The study involved 50 patients with ESRD with primary cause of IgAN and a short renal survival time of <10 years as the case group, and 100 IgAN patients with a renal survival time of >10 years after biopsy as the control group. Median renal survival time in the case group was 67 months. Distribution of initial chronic kidney disease (CKD) stage at time of renal biopsy was: CKD 1, 16%, n=8 cases; CKD 2, 24%, n=12 cases; CKD 3, 46%, n=23 cases; and CKD 4, 14%, n=7 cases. Median renal survival time in the control group was 132 months. Distribution of initial CKD stage at time of renal biopsy was: CKD 1, 55 cases, n=55; CKD 2, 35%; n=35 cases; CKD 3, 9%, n=9 cases; and CKD 4, 1%, n=1 case.

In the case group, the frequencies of M1, S1, T1, and T2 score were significantly higher than in the control group (P<.05). The case group also had higher levels of serum creatinine, UA, TC, 24-hour urinary protein, and the proportion of hypertension at biopsy compared with the control group (P<.05). Hemoglobin, Alb, eGFR and the proportion of hematuria history were lower in the control group than in the case group (P<.05).

The researchers calculated and compared average levels of each clinical feature of interest during follow-up. In the comparisons between cases and controls, there were differences in TA-P (2.5 vs 0.6 g/L; P<.001), TA-UA (7.8 vs 5.8 mg/dL; P<.001), TA-Hb (11.7 vs 13.3 g/dL; P<.001), TA-Alb (3.8 vs 4.3 g/dL; P<.001), and TA-TC (212.3 vs 194.7 mg/dL; P=.011).

Logistic regression was used to analyze clinical and pathological data to determine whether the data were associated with development of ESRD among the participants; TA-P was excluded due to its inaccurate property. In this study, TA-P was estimated from semi-quantified urine protein measurement, which may not have been able to reflect the accurate level of urine protein compared with albumin creatinine ratio or 24-hour urine protein measurement.
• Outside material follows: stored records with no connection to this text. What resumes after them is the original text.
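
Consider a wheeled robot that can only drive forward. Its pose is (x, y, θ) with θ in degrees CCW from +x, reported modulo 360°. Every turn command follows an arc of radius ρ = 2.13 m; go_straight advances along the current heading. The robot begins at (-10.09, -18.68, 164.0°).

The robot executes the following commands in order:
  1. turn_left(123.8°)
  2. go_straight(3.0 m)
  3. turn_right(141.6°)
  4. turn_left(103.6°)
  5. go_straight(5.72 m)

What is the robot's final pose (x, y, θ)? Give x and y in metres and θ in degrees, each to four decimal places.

(-20.1600, -33.0588, 249.8000°)

set_pose: (x, y, θ) = (-10.0900, -18.6800, 164.0000°), ρ = 2.13
turn_left(123.8°): centre at ρ to the left, rotate +123.8° → (-12.7051, -21.3786, 287.8000°)
go_straight(3.0): x += 3.0·cos θ, y += 3.0·sin θ → (-11.7881, -24.2350, 287.8000°)
turn_right(141.6°): centre at ρ to the right, rotate −141.6° → (-15.0010, -26.6561, 146.2000°)
turn_left(103.6°): centre at ρ to the left, rotate +103.6° → (-18.1849, -27.6906, 249.8000°)
go_straight(5.72): x += 5.72·cos θ, y += 5.72·sin θ → (-20.1600, -33.0588, 249.8000°)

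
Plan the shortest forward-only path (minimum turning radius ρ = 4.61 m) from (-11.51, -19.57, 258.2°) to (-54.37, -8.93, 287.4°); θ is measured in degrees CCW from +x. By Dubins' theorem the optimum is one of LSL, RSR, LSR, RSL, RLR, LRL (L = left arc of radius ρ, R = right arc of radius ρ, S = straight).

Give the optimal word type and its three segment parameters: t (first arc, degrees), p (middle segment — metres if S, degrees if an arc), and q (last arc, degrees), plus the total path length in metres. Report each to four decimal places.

RSL: t = 111.2322°, p = 34.4987 m, q = 140.4322°, L = 54.7475 m

Let ψ = atan2(Δy, Δx) = atan2(10.64, -42.86) = 166.0582° be the start→goal bearing.
Normalize: d = |goal − start| / ρ = 44.160947/4.61 = 9.579381, α = (θ_start − ψ) mod 360° = 92.1418° = 1.608179 rad, β = (θ_goal − ψ) mod 360° = 121.3418° = 2.117815 rad.
Common terms: sin α = 0.999301, cos α = -0.037373, sin β = 0.854079, cos β = -0.520143, cos(α−β) = 0.872922, d² = 91.764541. Work in radians in the unit-radius frame; every candidate has L = ρ·(t + p + q).
LSL: p² = 2 + d² − 2cos(α−β) + 2d(sin α − sin β) = 94.800973; p = √p² = 9.736579; φ = atan2(cos β − cos α, d + sin α − sin β) = -0.049603 rad; t = (φ − α) mod 2π = 4.625403 rad, q = (β − φ) mod 2π = 2.167418 rad → L = 4.61·(4.625403 + 9.736579 + 2.167418) = 4.61·16.529401 = 76.200537 m
RSR: p² = 2 + d² − 2cos(α−β) + 2d(sin β − sin α) = 89.236420; p = √p² = 9.446503; φ = atan2(cos α − cos β, d − sin α + sin β) = 0.051128 rad; t = (α − φ) mod 2π = 1.557051 rad, q = (φ − β) mod 2π = 4.216499 rad → L = 4.61·(1.557051 + 9.446503 + 4.216499) = 4.61·15.220052 = 70.164441 m
LSR: p² = d² − 2 + 2cos(α−β) + 2d(sin α + sin β) = 127.018863; p = √p² = 11.270265; φ = atan2(−cos α − cos β, d + sin α + sin β) − atan2(−2, p) = 0.224356 rad; t = (φ − α) mod 2π = 4.899363 rad, q = (φ − β) mod 2π = 4.389727 rad → L = 4.61·(4.899363 + 11.270265 + 4.389727) = 4.61·20.559354 = 94.778621 m
RSL: p² = d² − 2 + 2cos(α−β) − 2d(sin α + sin β) = 56.001908; p = √p² = 7.483442; φ = atan2(cos α + cos β, d − sin α − sin β) − atan2(2, p) = -0.333189 rad; t = (α − φ) mod 2π = 1.941368 rad, q = (β − φ) mod 2π = 2.451004 rad → L = 4.61·(1.941368 + 7.483442 + 2.451004) = 4.61·11.875814 = 54.747503 m
RLR: c = (6 − d² + 2cos(α−β) + 2d(sin α − sin β))/8 = -10.154553, |c| > 1 → infeasible
LRL: c = (6 − d² + 2cos(α−β) − 2d(sin α − sin β))/8 = -10.850122, |c| > 1 → infeasible
Shortest: RSL with L = 54.747503 m ≈ 54.7475 m
Convert RSL to answer units (arcs ×180/π): t = 1.941368·180/π = 111.2322°, p = ρ·p = 4.61·7.483442 = 34.4987 m, q = 2.451004·180/π = 140.4322°, L = 54.7475 m.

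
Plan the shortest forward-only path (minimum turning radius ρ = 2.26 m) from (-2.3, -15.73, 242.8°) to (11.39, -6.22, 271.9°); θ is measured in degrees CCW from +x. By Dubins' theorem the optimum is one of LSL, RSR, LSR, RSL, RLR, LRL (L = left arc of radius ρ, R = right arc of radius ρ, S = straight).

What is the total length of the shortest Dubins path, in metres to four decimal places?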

In univariate logistic analysis, there was an association between M1, S1, T1 or T2, high UA, TC, 24-hour urine protein levels, hypertension history at biopsy, and high TA-UA, TA-TC and increased risk for development of ESRD. There was an association between a decreased risk of ESRD and high levels of baseline eGFR, Hb, Alb, and TA-Hb and TA-Alb during follow-up and the presence of macro-hematuria. When analyzed with multivariate logistic regression, M1, eGFR at biopsy, TA-UA, and TA-Hb were independent risk factors for the development of ESRD among patients with IgAN.

Study limitations cited by the authors included the retrospective design and a selection bias.

In summary, the researchers said, “Patients with pathological assessment of M1, T1, or T2, impaired renal function, abnormal blood biochemical parameters and hypertension at biopsy should be paid more attention, and therapies aiming to keep UA and Hb levels under control and reduce urinary protein during the follow-up are highly recommended. Pathological type M may play an important role in IgAN outcomes among [the] Chinese population.”

Takeaway Points

  1. Chinese researchers conducted a single center, case-control study to examine the prognostic value of specified clinical data in predicting the development of end-stage renal disease (ESRD) in individuals with severe IgA nephropathy (IgAN).
  2. In comparisons of IgAN patients with renal survival time of <10 years after renal biopsy (case group) with patients with renal survival time of >10 years, differences in time-average (TA) uric acid, hemoglobin, albumin, total cholesterol, and urinary protein between the two groups were observed.
  3. IgAN patients with low baseline estimated glomerular filtration rate, low TA hemoglobin, and high TA uric acid were more likely to develop ESRD.